Sem categoria

Sphenophorus levis reforça alerta para manejo nos canaviais

Conhecido como bicudo-da-cana, inseto pode causar perdas expressivas de produtividade e desafia produtores pela dificuldade de controle nos canaviais do Centro-Sul do Brasil

Considerada uma das pragas mais preocupantes da  cana-de-açúcar, o Sphenophorus levis, conhecido como bicudo-da-cana, segue desafiando produtores em importantes regiões canavieiras do Centro-Sul do Brasil, principalmente nos períodos mais secos do ano. Com comportamento silencioso e difícil controle, a praga compromete diretamente a produtividade e a longevidade dos canaviais ao atacar o sistema radicular da planta.

As larvas do inseto broqueiam os rizomas da cana, provocando a morte de perfilhos e, em casos mais severos, de toda a touceira. O impacto é significativo no desenvolvimento da cultura, reduzindo a produtividade do canavial e aumentando os custos de manejo da lavoura.

Segundo especialistas do setor, um dos principais desafios no manejo do Sphenophorus levis está relacionado ao seu ciclo biológico. Grande parte da vida do inseto (ovos, larvas e pupas) ocorre protegida na região subterrânea das touceiras. Os adultos representam o único estágio encontrado fora das touceiras, mas permanecem escondidos entre colmos caídos, sob torrões ou até mesmo no interior das galerias abertas pelas larvas, podendo gerar de quatro a cinco gerações por ano.

“O Sphenophorus é hoje uma das pragas mais complexas dos canaviais justamente pela dificuldade de controle e pelo impacto econômico que provoca, podendo ocasionar perdas de até 25 toneladas de cana-de-açúcar por hectare ao ano. Muitas vezes, o produtor percebe os danos apenas quando já existe comprometimento importante na lavoura”, explica o engenheiro agrônomo e gerente de Marketing Regional da IHARA, Michel Tomazela.

Manejo preventivo é essencial no controle de pragas

Diante desse cenário, o manejo preventivo se torna fundamental para evitar a disseminação da praga. Entre as principais recomendações estão o uso de mudas sadias, limpeza adequada de máquinas e implementos agrícolas após operações em áreas infestadas e adoção de estratégias de vazio sanitário e destruição mecânica da soqueira em áreas com alta infestação.

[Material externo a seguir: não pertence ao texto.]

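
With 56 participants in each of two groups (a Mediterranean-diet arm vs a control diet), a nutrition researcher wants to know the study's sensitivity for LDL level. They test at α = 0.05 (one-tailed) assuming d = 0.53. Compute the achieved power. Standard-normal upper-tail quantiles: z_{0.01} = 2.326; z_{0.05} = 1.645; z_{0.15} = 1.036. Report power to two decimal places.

For two equal groups, power = Φ(d·√(n/2) − z_{α}).
d·√(n/2) = 0.53 × √(56/2) = 0.53 × 5.292 = 2.804.
z_β = 2.804 − 1.645 = 1.159.
Power = Φ(1.159) = 0.877.

power ≈ 0.88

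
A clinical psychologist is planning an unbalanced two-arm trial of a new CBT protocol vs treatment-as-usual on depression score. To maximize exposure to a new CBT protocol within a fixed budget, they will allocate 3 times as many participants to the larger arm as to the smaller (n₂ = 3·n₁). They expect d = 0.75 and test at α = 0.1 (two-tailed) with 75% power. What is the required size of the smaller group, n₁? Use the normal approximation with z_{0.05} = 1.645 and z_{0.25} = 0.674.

With allocation ratio k = n₂/n₁ = 3, Var(x̄₁−x̄₂) = σ²(1/n₁ + 1/(k·n₁)) = σ²·(k+1)/(k·n₁).
So n₁ = (1 + 1/k)·((z_{α/2} + z_β)/d)² = 1.333 × (2.319/0.75)².
n₁ = 1.333 × 9.56 = 12.7.
Round up: n₁ = 13, giving n₂ = 3 × 13 = 39.

n₁ = 13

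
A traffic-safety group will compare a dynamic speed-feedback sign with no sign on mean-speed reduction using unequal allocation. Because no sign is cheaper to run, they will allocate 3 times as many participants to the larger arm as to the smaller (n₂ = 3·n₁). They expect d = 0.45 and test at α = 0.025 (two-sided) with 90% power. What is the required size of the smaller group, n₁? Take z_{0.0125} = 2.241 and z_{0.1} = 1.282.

With allocation ratio k = n₂/n₁ = 3, Var(x̄₁−x̄₂) = σ²(1/n₁ + 1/(k·n₁)) = σ²·(k+1)/(k·n₁).
So n₁ = (1 + 1/k)·((z_{α/2} + z_β)/d)² = 1.333 × (3.523/0.45)².
n₁ = 1.333 × 61.29 = 81.7.
Round up: n₁ = 82, giving n₂ = 3 × 82 = 246.

n₁ = 82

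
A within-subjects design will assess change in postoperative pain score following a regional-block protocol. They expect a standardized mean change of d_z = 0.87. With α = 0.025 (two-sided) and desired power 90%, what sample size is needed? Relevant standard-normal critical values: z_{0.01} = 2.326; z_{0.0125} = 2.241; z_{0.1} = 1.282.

For a paired (one-sample on differences) test: n = ((z_{α/2} + z_β) / d)².
z_{α/2} + z_β = 2.241 + 1.282 = 3.523.
n = (3.523 / 0.87)² = 4.049² = 16.40.
Round up.

n = 17 pairs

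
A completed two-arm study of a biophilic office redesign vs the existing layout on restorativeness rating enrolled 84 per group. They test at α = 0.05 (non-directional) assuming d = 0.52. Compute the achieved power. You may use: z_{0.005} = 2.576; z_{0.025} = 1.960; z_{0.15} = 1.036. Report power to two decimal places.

For two equal groups, power = Φ(d·√(n/2) − z_{α/2}).
d·√(n/2) = 0.52 × √(84/2) = 0.52 × 6.481 = 3.370.
z_β = 3.370 − 1.960 = 1.410.
Power = Φ(1.410) = 0.921.

power ≈ 0.92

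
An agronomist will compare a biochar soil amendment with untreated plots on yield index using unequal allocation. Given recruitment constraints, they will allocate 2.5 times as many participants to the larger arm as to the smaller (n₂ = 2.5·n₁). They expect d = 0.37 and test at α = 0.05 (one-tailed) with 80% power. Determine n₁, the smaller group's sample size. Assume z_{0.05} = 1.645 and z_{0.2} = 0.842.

n₁ = 64

With allocation ratio k = n₂/n₁ = 2.5, Var(x̄₁−x̄₂) = σ²(1/n₁ + 1/(k·n₁)) = σ²·(k+1)/(k·n₁).
So n₁ = (1 + 1/k)·((z_{α} + z_β)/d)² = 1.400 × (2.487/0.37)².
n₁ = 1.400 × 45.18 = 63.3.
Round up: n₁ = 64, giving n₂ = 2.5 × 64 = 160.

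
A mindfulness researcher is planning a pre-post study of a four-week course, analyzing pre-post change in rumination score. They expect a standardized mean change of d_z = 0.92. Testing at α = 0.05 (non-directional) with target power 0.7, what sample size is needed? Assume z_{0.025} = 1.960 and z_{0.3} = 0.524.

For a paired (one-sample on differences) test: n = ((z_{α/2} + z_β) / d)².
z_{α/2} + z_β = 1.960 + 0.524 = 2.484.
n = (2.484 / 0.92)² = 2.700² = 7.29.
Round up.

n = 8 pairs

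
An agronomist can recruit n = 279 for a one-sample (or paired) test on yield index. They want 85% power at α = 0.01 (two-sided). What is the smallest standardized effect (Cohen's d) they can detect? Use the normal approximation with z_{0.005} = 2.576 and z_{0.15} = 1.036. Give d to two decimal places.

For a single sample (or paired design) of n = 279: d_min = (z_{α/2} + z_β)/√n.
z-sum = 2.576 + 1.036 = 3.612.
d_min = 3.612 / √279 = 3.612 / 16.703 = 0.216.

d_min ≈ 0.22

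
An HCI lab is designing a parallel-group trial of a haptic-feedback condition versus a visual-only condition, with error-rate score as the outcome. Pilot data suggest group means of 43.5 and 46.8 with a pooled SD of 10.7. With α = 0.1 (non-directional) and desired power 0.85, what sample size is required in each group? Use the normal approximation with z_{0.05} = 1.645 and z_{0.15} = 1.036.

Cohen's d = |M₁ − M₂| / SD_pooled = |43.5 − 46.8| / 10.7 = 3.3 / 10.7 = 0.308.
For two independent groups with equal n: n = 2·((z_{α/2} + z_β) / d)².
z_{α/2} + z_β = 1.645 + 1.036 = 2.681.
n = 2 × (2.681 / 0.308)² = 2 × 8.705² = 2 × 75.77 = 151.5.
Round up to the next whole participant.

n = 152 per group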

Segundo Tomazela, o inseto não possui capacidade de voo, então grande parte da disseminação acontece por meio de mudas infestadas e restos vegetais transportados por máquinas agrícolas. “Por isso, o uso de inseticidas são essenciais para o manejo da praga, especialmente quando associados ao monitoramento constante e a estratégias integradas de manejo”, destaca.

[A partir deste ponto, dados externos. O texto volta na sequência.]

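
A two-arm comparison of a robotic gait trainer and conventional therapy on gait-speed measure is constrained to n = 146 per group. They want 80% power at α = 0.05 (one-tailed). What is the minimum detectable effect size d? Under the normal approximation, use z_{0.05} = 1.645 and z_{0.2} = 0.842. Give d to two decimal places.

d_min ≈ 0.29

For two independent groups of n = 146 each: d_min = (z_{α} + z_β)·√(2/n).
z-sum = 1.645 + 0.842 = 2.487.
d_min = 2.487 × √(2/146) = 2.487 × 0.1170 = 0.291.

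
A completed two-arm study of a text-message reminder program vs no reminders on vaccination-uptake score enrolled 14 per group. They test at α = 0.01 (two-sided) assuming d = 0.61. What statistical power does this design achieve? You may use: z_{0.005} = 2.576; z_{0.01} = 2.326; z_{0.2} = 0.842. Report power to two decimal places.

For two equal groups, power = Φ(d·√(n/2) − z_{α/2}).
d·√(n/2) = 0.61 × √(14/2) = 0.61 × 2.646 = 1.614.
z_β = 1.614 − 2.576 = -0.962.
Power = Φ(-0.962) = 0.168.

power ≈ 0.17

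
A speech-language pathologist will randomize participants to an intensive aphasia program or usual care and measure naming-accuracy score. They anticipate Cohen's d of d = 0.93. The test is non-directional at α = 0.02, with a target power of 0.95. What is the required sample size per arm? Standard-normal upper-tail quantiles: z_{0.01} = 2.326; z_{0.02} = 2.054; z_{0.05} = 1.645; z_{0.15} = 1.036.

n = 37 per group

For two independent groups with equal n: n = 2·((z_{α/2} + z_β) / d)².
z_{α/2} + z_β = 2.326 + 1.645 = 3.971.
n = 2 × (3.971 / 0.93)² = 2 × 4.270² = 2 × 18.23 = 36.5.
Round up to the next whole participant.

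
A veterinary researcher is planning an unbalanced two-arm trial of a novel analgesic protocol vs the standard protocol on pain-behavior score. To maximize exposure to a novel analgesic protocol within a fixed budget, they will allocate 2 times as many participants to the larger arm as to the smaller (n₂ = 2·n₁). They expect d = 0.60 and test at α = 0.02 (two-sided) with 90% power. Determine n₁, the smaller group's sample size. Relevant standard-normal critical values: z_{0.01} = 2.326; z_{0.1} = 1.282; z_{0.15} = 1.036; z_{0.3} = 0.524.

With allocation ratio k = n₂/n₁ = 2, Var(x̄₁−x̄₂) = σ²(1/n₁ + 1/(k·n₁)) = σ²·(k+1)/(k·n₁).
So n₁ = (1 + 1/k)·((z_{α/2} + z_β)/d)² = 1.500 × (3.608/0.60)².
n₁ = 1.500 × 36.16 = 54.2.
Round up: n₁ = 55, giving n₂ = 2 × 55 = 110.

n₁ = 55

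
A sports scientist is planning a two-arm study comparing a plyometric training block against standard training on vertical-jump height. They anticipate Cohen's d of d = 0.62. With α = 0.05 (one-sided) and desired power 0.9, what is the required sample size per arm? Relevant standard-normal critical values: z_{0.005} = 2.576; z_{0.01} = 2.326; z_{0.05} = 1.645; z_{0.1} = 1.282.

n = 45 per group

For two independent groups with equal n: n = 2·((z_{α} + z_β) / d)².
z_{α} + z_β = 1.645 + 1.282 = 2.927.
n = 2 × (2.927 / 0.62)² = 2 × 4.721² = 2 × 22.29 = 44.6.
Round up to the next whole participant.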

O monitoramento constante dos canaviais é crucial para identificar precocemente os danos causados pela praga e definir estratégias mais eficientes de manejo. Em áreas infestadas, o tratamento químico na soqueira e no sulco de plantio continua sendo ferramenta importante para reduzir a população do inseto e preservar o potencial produtivo da lavoura.

Para auxiliar o produtor nesse desafio, a IHARA disponibiliza ao mercado o ZEUS, tecnologia exclusiva desenvolvida para o manejo do Sphenophorus levis. O produto oferece elevado efeito de choque e residual prolongado, reduzindo em até 60% o ataque do bicudo-da-cana. Trata-se de uma solução sistêmica, aplicada diretamente no solo, na região radicular da planta, promovendo proteção eficiente no controle de pragas subterrâneas.

Além do controle eficiente, a tecnologia contribui para a manutenção do vigor da soqueira, o que favorece a maior longevidade do canavial, proporcionando maior sustentabilidade e rentabilidade ao produtor.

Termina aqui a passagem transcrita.